A disciplinary committee on Monday took "emergency action" against member Kent Whitney and barred him from all CME markets for six months, said the exchange operator in a notice.

Whitney was already meant to be barred from all CME markets under an existing action, but used floor clerks to place orders in options on S&P 500 index futureslast month on behalf of David Parrish, a non-member.

"The execution of these orders created a margin deficit in excess of $40 million, which would have caused Parrish's account to be far under-margined," said CME of the April 16 dealings.

It also barred Parrish for six months.

CME declined to comment on how Whitney got around the existing prohibition against his accessing CME's markets.
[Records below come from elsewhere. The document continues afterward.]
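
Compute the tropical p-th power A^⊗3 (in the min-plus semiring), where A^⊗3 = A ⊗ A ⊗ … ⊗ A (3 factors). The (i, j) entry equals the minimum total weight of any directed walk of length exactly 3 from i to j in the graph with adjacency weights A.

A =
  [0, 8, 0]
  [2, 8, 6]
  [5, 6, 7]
A^⊗3 =
  [0, 6, 0]
  [2, 8, 2]
  [5, 11, 5]

Each entry (A^⊗3)_ij equals the minimum over all length-3 walks i = v_0 → v_1 → … → v_3 = j of Σ_t A[v_t][v_{t+1}]. For example, for (i, j) = (0, 2) we minimise over 9 possible intermediate vertex sequences; the minimum is 0, attained along the walk 0 → 0 → 0 → 2.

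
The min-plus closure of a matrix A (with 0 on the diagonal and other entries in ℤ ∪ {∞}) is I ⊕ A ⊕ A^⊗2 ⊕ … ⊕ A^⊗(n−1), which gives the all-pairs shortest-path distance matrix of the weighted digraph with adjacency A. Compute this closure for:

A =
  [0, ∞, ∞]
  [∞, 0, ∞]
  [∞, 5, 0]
Closure =
  [0, ∞, ∞]
  [∞, 0, ∞]
  [∞, 5, 0]

This is the Floyd-Warshall all-pairs shortest-path computation. For each intermediate vertex k = 0, 1, …, 2, update dist[i][j] ← min(dist[i][j], dist[i][k] + dist[k][j]). The final matrix gives, for each (i, j), the minimum total weight of any directed path from i to j (possibly empty when i = j).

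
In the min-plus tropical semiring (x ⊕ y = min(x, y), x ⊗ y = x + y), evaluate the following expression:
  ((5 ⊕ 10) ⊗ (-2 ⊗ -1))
((5 ⊕ 10) ⊗ (-2 ⊗ -1)) = 2

Expand innermost to outermost. Recall ⊕ takes the minimum of its arguments and ⊗ takes their sum. Working out the expression ((5 ⊕ 10) ⊗ (-2 ⊗ -1)) gives 2.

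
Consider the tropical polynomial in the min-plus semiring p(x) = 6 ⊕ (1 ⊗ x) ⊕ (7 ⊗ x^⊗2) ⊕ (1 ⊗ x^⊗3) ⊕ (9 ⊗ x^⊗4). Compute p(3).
p(3) = 4

A tropical monomial a ⊗ x^⊗i evaluates to a + i · x. Evaluating each term at x = 3:
  Term 0 contributes 6 + 0 · 3 = 6
  Term 1 contributes 1 + 1 · 3 = 4
  Term 2 contributes 7 + 2 · 3 = 13
  Term 3 contributes 1 + 3 · 3 = 10
  Term 4 contributes 9 + 4 · 3 = 21
p(3) = ⊕ of these = min[6, 4, 13, 10, 21] = 4.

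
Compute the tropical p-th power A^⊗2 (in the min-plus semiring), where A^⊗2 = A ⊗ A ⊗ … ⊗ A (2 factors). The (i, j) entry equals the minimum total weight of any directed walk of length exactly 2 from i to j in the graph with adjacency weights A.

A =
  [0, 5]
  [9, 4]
A^⊗2 =
  [0, 5]
  [9, 8]

Each entry (A^⊗2)_ij equals the minimum over all length-2 walks i = v_0 → v_1 → … → v_2 = j of Σ_t A[v_t][v_{t+1}]. For example, for (i, j) = (0, 1) we minimise over 2 possible intermediate vertex sequences; the minimum is 5, attained along the walk 0 → 0 → 1.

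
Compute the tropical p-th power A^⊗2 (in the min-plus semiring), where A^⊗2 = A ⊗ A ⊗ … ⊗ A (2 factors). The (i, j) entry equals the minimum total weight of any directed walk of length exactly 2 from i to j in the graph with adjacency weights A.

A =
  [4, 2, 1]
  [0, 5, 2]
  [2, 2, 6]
A^⊗2 =
  [2, 3, 4]
  [4, 2, 1]
  [2, 4, 3]

Each entry (A^⊗2)_ij equals the minimum over all length-2 walks i = v_0 → v_1 → … → v_2 = j of Σ_t A[v_t][v_{t+1}]. For example, for (i, j) = (0, 2) we minimise over 3 possible intermediate vertex sequences; the minimum is 4, attained along the walk 0 → 1 → 2.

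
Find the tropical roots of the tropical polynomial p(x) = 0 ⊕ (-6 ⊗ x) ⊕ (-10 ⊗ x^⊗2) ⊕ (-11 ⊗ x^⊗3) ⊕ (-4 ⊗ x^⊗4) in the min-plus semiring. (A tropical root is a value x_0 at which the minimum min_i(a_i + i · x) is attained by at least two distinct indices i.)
Roots: {-7, 1, 4, 6}

Each tropical root is a break point of the lower envelope of the lines y = a_i + i · x (there are 5 lines, with slopes 0, 1, ..., 4). Only the lines that attain the minimum somewhere contribute to roots; other lines are dominated. Here the surviving (envelope) indices are i = 4, i = 3, i = 2, i = 1, i = 0.
Intersections between consecutive envelope lines give the roots: for adjacent envelope indices i < j the intersection is x = (a_i − a_j) / (j − i). Reading off the sorted break points: {-7, 1, 4, 6}.
Verification: at each break x_0, at least two indices attain the minimum of min_i(a_i + i · x_0).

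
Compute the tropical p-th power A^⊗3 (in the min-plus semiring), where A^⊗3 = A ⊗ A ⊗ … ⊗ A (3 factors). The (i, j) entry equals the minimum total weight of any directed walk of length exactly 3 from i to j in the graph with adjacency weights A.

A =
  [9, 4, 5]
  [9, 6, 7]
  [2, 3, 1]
A^⊗3 =
  [8, 9, 7]
  [10, 11, 9]
  [4, 5, 3]

Each entry (A^⊗3)_ij equals the minimum over all length-3 walks i = v_0 → v_1 → … → v_3 = j of Σ_t A[v_t][v_{t+1}]. For example, for (i, j) = (0, 2) we minimise over 9 possible intermediate vertex sequences; the minimum is 7, attained along the walk 0 → 2 → 2 → 2.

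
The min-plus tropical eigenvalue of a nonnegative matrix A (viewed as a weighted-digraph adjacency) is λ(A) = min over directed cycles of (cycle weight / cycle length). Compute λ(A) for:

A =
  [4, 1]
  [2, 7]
λ(A) = 3/2

Enumerate directed cycles and compute their means (weight / length). Sample:
  cycle 0 → 0: weight = 4, length = 1, mean = 4/1 ≈ 4.000
  cycle 1 → 1: weight = 7, length = 1, mean = 7/1 ≈ 7.000
  cycle 0 → 1 → 0: weight = 3, length = 2, mean = 3/2 ≈ 1.500
  cycle 1 → 0 → 1: weight = 3, length = 2, mean = 3/2 ≈ 1.500
Minimum mean = 1.500, attained e.g. along the cycle 0 → 1 → 0 with weight 3 and length 2. So λ(A) = 3/2 = 3/2.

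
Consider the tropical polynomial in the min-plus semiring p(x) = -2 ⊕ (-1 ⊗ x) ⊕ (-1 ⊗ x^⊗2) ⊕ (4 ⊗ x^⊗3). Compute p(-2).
p(-2) = -5

A tropical monomial a ⊗ x^⊗i evaluates to a + i · x. Evaluating each term at x = -2:
  Term 0 contributes -2 + 0 · -2 = -2
  Term 1 contributes -1 + 1 · -2 = -3
  Term 2 contributes -1 + 2 · -2 = -5
  Term 3 contributes 4 + 3 · -2 = -2
p(-2) = ⊕ of these = min[-2, -3, -5, -2] = -5.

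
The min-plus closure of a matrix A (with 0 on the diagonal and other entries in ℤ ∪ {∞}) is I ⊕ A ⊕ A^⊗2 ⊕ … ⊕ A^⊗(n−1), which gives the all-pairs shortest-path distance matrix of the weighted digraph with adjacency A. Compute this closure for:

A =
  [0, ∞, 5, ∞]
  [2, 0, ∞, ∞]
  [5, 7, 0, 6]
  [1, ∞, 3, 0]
Closure =
  [0, 12, 5, 11]
  [2, 0, 7, 13]
  [5, 7, 0, 6]
  [1, 10, 3, 0]

This is the Floyd-Warshall all-pairs shortest-path computation. For each intermediate vertex k = 0, 1, …, 3, update dist[i][j] ← min(dist[i][j], dist[i][k] + dist[k][j]). The final matrix gives, for each (i, j), the minimum total weight of any directed path from i to j (possibly empty when i = j).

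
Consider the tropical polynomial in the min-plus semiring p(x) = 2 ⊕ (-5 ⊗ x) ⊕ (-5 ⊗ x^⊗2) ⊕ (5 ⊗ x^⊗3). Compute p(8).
p(8) = 2

A tropical monomial a ⊗ x^⊗i evaluates to a + i · x. Evaluating each term at x = 8:
  Term 0 contributes 2 + 0 · 8 = 2
  Term 1 contributes -5 + 1 · 8 = 3
  Term 2 contributes -5 + 2 · 8 = 11
  Term 3 contributes 5 + 3 · 8 = 29
p(8) = ⊕ of these = min[2, 3, 11, 29] = 2.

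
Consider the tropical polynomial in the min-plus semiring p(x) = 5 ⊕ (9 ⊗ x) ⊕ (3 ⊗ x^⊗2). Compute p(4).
p(4) = 5

A tropical monomial a ⊗ x^⊗i evaluates to a + i · x. Evaluating each term at x = 4:
  Term 0 contributes 5 + 0 · 4 = 5
  Term 1 contributes 9 + 1 · 4 = 13
  Term 2 contributes 3 + 2 · 4 = 11
p(4) = ⊕ of these = min[5, 13, 11] = 5.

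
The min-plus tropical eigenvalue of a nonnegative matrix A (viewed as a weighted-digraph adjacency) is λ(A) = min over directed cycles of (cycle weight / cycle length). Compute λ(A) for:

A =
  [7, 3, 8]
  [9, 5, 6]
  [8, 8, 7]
λ(A) = 5

Enumerate directed cycles and compute their means (weight / length). Sample:
  cycle 0 → 0: weight = 7, length = 1, mean = 7/1 ≈ 7.000
  cycle 1 → 1: weight = 5, length = 1, mean = 5/1 ≈ 5.000
  cycle 2 → 2: weight = 7, length = 1, mean = 7/1 ≈ 7.000
  cycle 0 → 1 → 0: weight = 12, length = 2, mean = 12/2 ≈ 6.000
  cycle 0 → 2 → 0: weight = 16, length = 2, mean = 16/2 ≈ 8.000
  cycle 1 → 0 → 1: weight = 12, length = 2, mean = 12/2 ≈ 6.000
Minimum mean = 5.000, attained e.g. along the cycle 1 → 1 with weight 5 and length 1. So λ(A) = 5/1 = 5.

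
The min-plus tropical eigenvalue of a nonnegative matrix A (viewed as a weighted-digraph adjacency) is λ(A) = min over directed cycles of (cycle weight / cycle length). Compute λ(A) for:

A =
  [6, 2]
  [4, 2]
λ(A) = 2

Enumerate directed cycles and compute their means (weight / length). Sample:
  cycle 0 → 0: weight = 6, length = 1, mean = 6/1 ≈ 6.000
  cycle 1 → 1: weight = 2, length = 1, mean = 2/1 ≈ 2.000
  cycle 0 → 1 → 0: weight = 6, length = 2, mean = 6/2 ≈ 3.000
  cycle 1 → 0 → 1: weight = 6, length = 2, mean = 6/2 ≈ 3.000
Minimum mean = 2.000, attained e.g. along the cycle 1 → 1 with weight 2 and length 1. So λ(A) = 2/1 = 2.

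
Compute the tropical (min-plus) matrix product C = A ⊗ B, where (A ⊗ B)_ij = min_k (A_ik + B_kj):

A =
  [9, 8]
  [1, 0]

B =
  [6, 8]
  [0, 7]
A ⊗ B =
  [8, 15]
  [0, 7]

Apply the min-plus product entry-by-entry:
  C[0][0] = min over k of (A[0][0] + B[0][0] = 9 + 6 = 15, A[0][1] + B[1][0] = 8 + 0 = 8) = 8 (attained at k = 1)
  C[0][1] = min over k of (A[0][0] + B[0][1] = 9 + 8 = 17, A[0][1] + B[1][1] = 8 + 7 = 15) = 15 (attained at k = 1)
  C[1][0] = min over k of (A[1][0] + B[0][0] = 1 + 6 = 7, A[1][1] + B[1][0] = 0 + 0 = 0) = 0 (attained at k = 1)
  C[1][1] = min over k of (A[1][0] + B[0][1] = 1 + 8 = 9, A[1][1] + B[1][1] = 0 + 7 = 7) = 7 (attained at k = 1)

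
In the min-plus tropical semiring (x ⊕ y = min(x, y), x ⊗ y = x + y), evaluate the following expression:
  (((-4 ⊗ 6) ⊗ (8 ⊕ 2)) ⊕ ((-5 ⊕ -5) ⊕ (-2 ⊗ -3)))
(((-4 ⊗ 6) ⊗ (8 ⊕ 2)) ⊕ ((-5 ⊕ -5) ⊕ (-2 ⊗ -3))) = -5

Expand innermost to outermost. Recall ⊕ takes the minimum of its arguments and ⊗ takes their sum. Working out the expression (((-4 ⊗ 6) ⊗ (8 ⊕ 2)) ⊕ ((-5 ⊕ -5) ⊕ (-2 ⊗ -3))) gives -5.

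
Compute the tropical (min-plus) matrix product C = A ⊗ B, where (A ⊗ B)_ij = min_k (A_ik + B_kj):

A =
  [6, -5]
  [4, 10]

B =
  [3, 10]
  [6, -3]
A ⊗ B =
  [1, -8]
  [7, 7]

Apply the min-plus product entry-by-entry:
  C[0][0] = min over k of (A[0][0] + B[0][0] = 6 + 3 = 9, A[0][1] + B[1][0] = -5 + 6 = 1) = 1 (attained at k = 1)
  C[0][1] = min over k of (A[0][0] + B[0][1] = 6 + 10 = 16, A[0][1] + B[1][1] = -5 + -3 = -8) = -8 (attained at k = 1)
  C[1][0] = min over k of (A[1][0] + B[0][0] = 4 + 3 = 7, A[1][1] + B[1][0] = 10 + 6 = 16) = 7 (attained at k = 0)
  C[1][1] = min over k of (A[1][0] + B[0][1] = 4 + 10 = 14, A[1][1] + B[1][1] = 10 + -3 = 7) = 7 (attained at k = 1)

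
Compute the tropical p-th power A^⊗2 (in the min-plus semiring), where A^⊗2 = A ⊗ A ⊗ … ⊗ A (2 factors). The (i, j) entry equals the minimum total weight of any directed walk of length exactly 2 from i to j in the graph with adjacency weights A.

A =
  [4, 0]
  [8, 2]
A^⊗2 =
  [8, 2]
  [10, 4]

Each entry (A^⊗2)_ij equals the minimum over all length-2 walks i = v_0 → v_1 → … → v_2 = j of Σ_t A[v_t][v_{t+1}]. For example, for (i, j) = (0, 1) we minimise over 2 possible intermediate vertex sequences; the minimum is 2, attained along the walk 0 → 1 → 1.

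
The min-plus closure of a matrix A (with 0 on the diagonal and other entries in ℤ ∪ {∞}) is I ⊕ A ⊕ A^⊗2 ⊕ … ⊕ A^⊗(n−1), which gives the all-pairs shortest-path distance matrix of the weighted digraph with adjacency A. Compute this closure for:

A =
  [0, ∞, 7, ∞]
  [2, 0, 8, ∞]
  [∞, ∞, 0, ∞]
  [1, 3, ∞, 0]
Closure =
  [0, ∞, 7, ∞]
  [2, 0, 8, ∞]
  [∞, ∞, 0, ∞]
  [1, 3, 8, 0]

This is the Floyd-Warshall all-pairs shortest-path computation. For each intermediate vertex k = 0, 1, …, 3, update dist[i][j] ← min(dist[i][j], dist[i][k] + dist[k][j]). The final matrix gives, for each (i, j), the minimum total weight of any directed path from i to j (possibly empty when i = j).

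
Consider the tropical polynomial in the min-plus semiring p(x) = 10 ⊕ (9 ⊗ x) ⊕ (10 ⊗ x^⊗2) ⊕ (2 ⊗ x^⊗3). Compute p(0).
p(0) = 2

A tropical monomial a ⊗ x^⊗i evaluates to a + i · x. Evaluating each term at x = 0:
  Term 0 contributes 10 + 0 · 0 = 10
  Term 1 contributes 9 + 1 · 0 = 9
  Term 2 contributes 10 + 2 · 0 = 10
  Term 3 contributes 2 + 3 · 0 = 2
p(0) = ⊕ of these = min[10, 9, 10, 2] = 2.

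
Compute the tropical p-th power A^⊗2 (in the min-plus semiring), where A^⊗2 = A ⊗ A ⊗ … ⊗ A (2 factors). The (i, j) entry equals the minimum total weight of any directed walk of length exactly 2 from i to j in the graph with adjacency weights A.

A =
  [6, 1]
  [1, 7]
A^⊗2 =
  [2, 7]
  [7, 2]

Each entry (A^⊗2)_ij equals the minimum over all length-2 walks i = v_0 → v_1 → … → v_2 = j of Σ_t A[v_t][v_{t+1}]. For example, for (i, j) = (0, 1) we minimise over 2 possible intermediate vertex sequences; the minimum is 7, attained along the walk 0 → 0 → 1.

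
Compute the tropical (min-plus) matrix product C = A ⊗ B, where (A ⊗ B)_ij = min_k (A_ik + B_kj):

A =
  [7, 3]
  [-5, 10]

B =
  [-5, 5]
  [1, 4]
A ⊗ B =
  [2, 7]
  [-10, 0]

Apply the min-plus product entry-by-entry:
  C[0][0] = min over k of (A[0][0] + B[0][0] = 7 + -5 = 2, A[0][1] + B[1][0] = 3 + 1 = 4) = 2 (attained at k = 0)
  C[0][1] = min over k of (A[0][0] + B[0][1] = 7 + 5 = 12, A[0][1] + B[1][1] = 3 + 4 = 7) = 7 (attained at k = 1)
  C[1][0] = min over k of (A[1][0] + B[0][0] = -5 + -5 = -10, A[1][1] + B[1][0] = 10 + 1 = 11) = -10 (attained at k = 0)
  C[1][1] = min over k of (A[1][0] + B[0][1] = -5 + 5 = 0, A[1][1] + B[1][1] = 10 + 4 = 14) = 0 (attained at k = 0)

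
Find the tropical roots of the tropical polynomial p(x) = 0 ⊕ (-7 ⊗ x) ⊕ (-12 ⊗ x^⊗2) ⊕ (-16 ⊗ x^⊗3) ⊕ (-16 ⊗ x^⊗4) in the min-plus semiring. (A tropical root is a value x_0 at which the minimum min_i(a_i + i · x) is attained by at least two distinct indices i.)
Roots: {0, 4, 5, 7}

Each tropical root is a break point of the lower envelope of the lines y = a_i + i · x (there are 5 lines, with slopes 0, 1, ..., 4). Only the lines that attain the minimum somewhere contribute to roots; other lines are dominated. Here the surviving (envelope) indices are i = 4, i = 3, i = 2, i = 1, i = 0.
Intersections between consecutive envelope lines give the roots: for adjacent envelope indices i < j the intersection is x = (a_i − a_j) / (j − i). Reading off the sorted break points: {0, 4, 5, 7}.
Verification: at each break x_0, at least two indices attain the minimum of min_i(a_i + i · x_0).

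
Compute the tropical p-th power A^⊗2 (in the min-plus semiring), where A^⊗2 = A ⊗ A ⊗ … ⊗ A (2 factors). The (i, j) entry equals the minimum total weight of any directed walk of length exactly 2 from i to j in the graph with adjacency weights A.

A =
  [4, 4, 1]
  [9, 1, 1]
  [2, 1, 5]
A^⊗2 =
  [3, 2, 5]
  [3, 2, 2]
  [6, 2, 2]

Each entry (A^⊗2)_ij equals the minimum over all length-2 walks i = v_0 → v_1 → … → v_2 = j of Σ_t A[v_t][v_{t+1}]. For example, for (i, j) = (0, 2) we minimise over 3 possible intermediate vertex sequences; the minimum is 5, attained along the walk 0 → 0 → 2.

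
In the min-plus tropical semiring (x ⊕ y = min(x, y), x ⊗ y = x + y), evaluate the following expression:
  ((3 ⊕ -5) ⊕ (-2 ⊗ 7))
((3 ⊕ -5) ⊕ (-2 ⊗ 7)) = -5

Expand innermost to outermost. Recall ⊕ takes the minimum of its arguments and ⊗ takes their sum. Working out the expression ((3 ⊕ -5) ⊕ (-2 ⊗ 7)) gives -5.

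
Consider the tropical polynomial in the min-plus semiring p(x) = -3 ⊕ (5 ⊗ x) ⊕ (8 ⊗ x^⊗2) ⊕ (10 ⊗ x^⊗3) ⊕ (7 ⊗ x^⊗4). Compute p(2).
p(2) = -3

A tropical monomial a ⊗ x^⊗i evaluates to a + i · x. Evaluating each term at x = 2:
  Term 0 contributes -3 + 0 · 2 = -3
  Term 1 contributes 5 + 1 · 2 = 7
  Term 2 contributes 8 + 2 · 2 = 12
  Term 3 contributes 10 + 3 · 2 = 16
  Term 4 contributes 7 + 4 · 2 = 15
p(2) = ⊕ of these = min[-3, 7, 12, 16, 15] = -3.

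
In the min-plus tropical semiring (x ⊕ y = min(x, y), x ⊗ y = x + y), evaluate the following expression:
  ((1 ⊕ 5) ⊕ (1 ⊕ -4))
((1 ⊕ 5) ⊕ (1 ⊕ -4)) = -4

Expand innermost to outermost. Recall ⊕ takes the minimum of its arguments and ⊗ takes their sum. Working out the expression ((1 ⊕ 5) ⊕ (1 ⊕ -4)) gives -4.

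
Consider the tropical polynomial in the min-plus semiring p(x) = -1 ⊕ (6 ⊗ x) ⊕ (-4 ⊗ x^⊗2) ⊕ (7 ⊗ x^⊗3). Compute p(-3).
p(-3) = -10

A tropical monomial a ⊗ x^⊗i evaluates to a + i · x. Evaluating each term at x = -3:
  Term 0 contributes -1 + 0 · -3 = -1
  Term 1 contributes 6 + 1 · -3 = 3
  Term 2 contributes -4 + 2 · -3 = -10
  Term 3 contributes 7 + 3 · -3 = -2
p(-3) = ⊕ of these = min[-1, 3, -10, -2] = -10.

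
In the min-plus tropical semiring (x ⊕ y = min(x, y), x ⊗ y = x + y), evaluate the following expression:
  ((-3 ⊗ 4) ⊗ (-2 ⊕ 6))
((-3 ⊗ 4) ⊗ (-2 ⊕ 6)) = -1

Expand innermost to outermost. Recall ⊕ takes the minimum of its arguments and ⊗ takes their sum. Working out the expression ((-3 ⊗ 4) ⊗ (-2 ⊕ 6)) gives -1.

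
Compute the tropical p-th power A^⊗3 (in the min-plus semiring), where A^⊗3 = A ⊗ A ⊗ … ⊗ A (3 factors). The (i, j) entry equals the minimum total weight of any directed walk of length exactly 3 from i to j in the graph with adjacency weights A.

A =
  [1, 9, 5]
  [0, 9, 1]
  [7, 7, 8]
A^⊗3 =
  [3, 11, 7]
  [2, 10, 6]
  [8, 15, 12]

Each entry (A^⊗3)_ij equals the minimum over all length-3 walks i = v_0 → v_1 → … → v_3 = j of Σ_t A[v_t][v_{t+1}]. For example, for (i, j) = (0, 2) we minimise over 9 possible intermediate vertex sequences; the minimum is 7, attained along the walk 0 → 0 → 0 → 2.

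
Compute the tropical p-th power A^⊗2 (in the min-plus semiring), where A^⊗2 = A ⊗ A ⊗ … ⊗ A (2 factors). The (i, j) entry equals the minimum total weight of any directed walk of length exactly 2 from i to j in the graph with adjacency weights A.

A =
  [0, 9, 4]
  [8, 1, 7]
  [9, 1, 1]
A^⊗2 =
  [0, 5, 4]
  [8, 2, 8]
  [9, 2, 2]

Each entry (A^⊗2)_ij equals the minimum over all length-2 walks i = v_0 → v_1 → … → v_2 = j of Σ_t A[v_t][v_{t+1}]. For example, for (i, j) = (0, 2) we minimise over 3 possible intermediate vertex sequences; the minimum is 4, attained along the walk 0 → 0 → 2.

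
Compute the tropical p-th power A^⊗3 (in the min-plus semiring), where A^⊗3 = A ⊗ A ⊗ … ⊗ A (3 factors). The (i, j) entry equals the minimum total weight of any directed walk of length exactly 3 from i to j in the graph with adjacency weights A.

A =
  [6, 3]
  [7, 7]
A^⊗3 =
  [16, 13]
  [17, 16]

Each entry (A^⊗3)_ij equals the minimum over all length-3 walks i = v_0 → v_1 → … → v_3 = j of Σ_t A[v_t][v_{t+1}]. For example, for (i, j) = (0, 1) we minimise over 4 possible intermediate vertex sequences; the minimum is 13, attained along the walk 0 → 1 → 0 → 1.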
Whitney and Parrish couldn't be reached for comment.

Risk-management functions across the U.S. exchange sector are under intensifying scrutiny following the market gyrations of May 6.

While no anomalous trading was found to have taken place at CME or other exchanges that day, regulators are scrutinizing trade data to piece together the chain of events that prompted a near-1,000-point plunge and subsequent rebound in the Dow Jones Industrial Average.

A panel convened by CME on Monday found that both Whitney and Parish have been or will be "conducting business in a manner that cannot be permitted to continue without jeopardizing the safety of customer funds, members or the exchange," according to the Tuesday notice.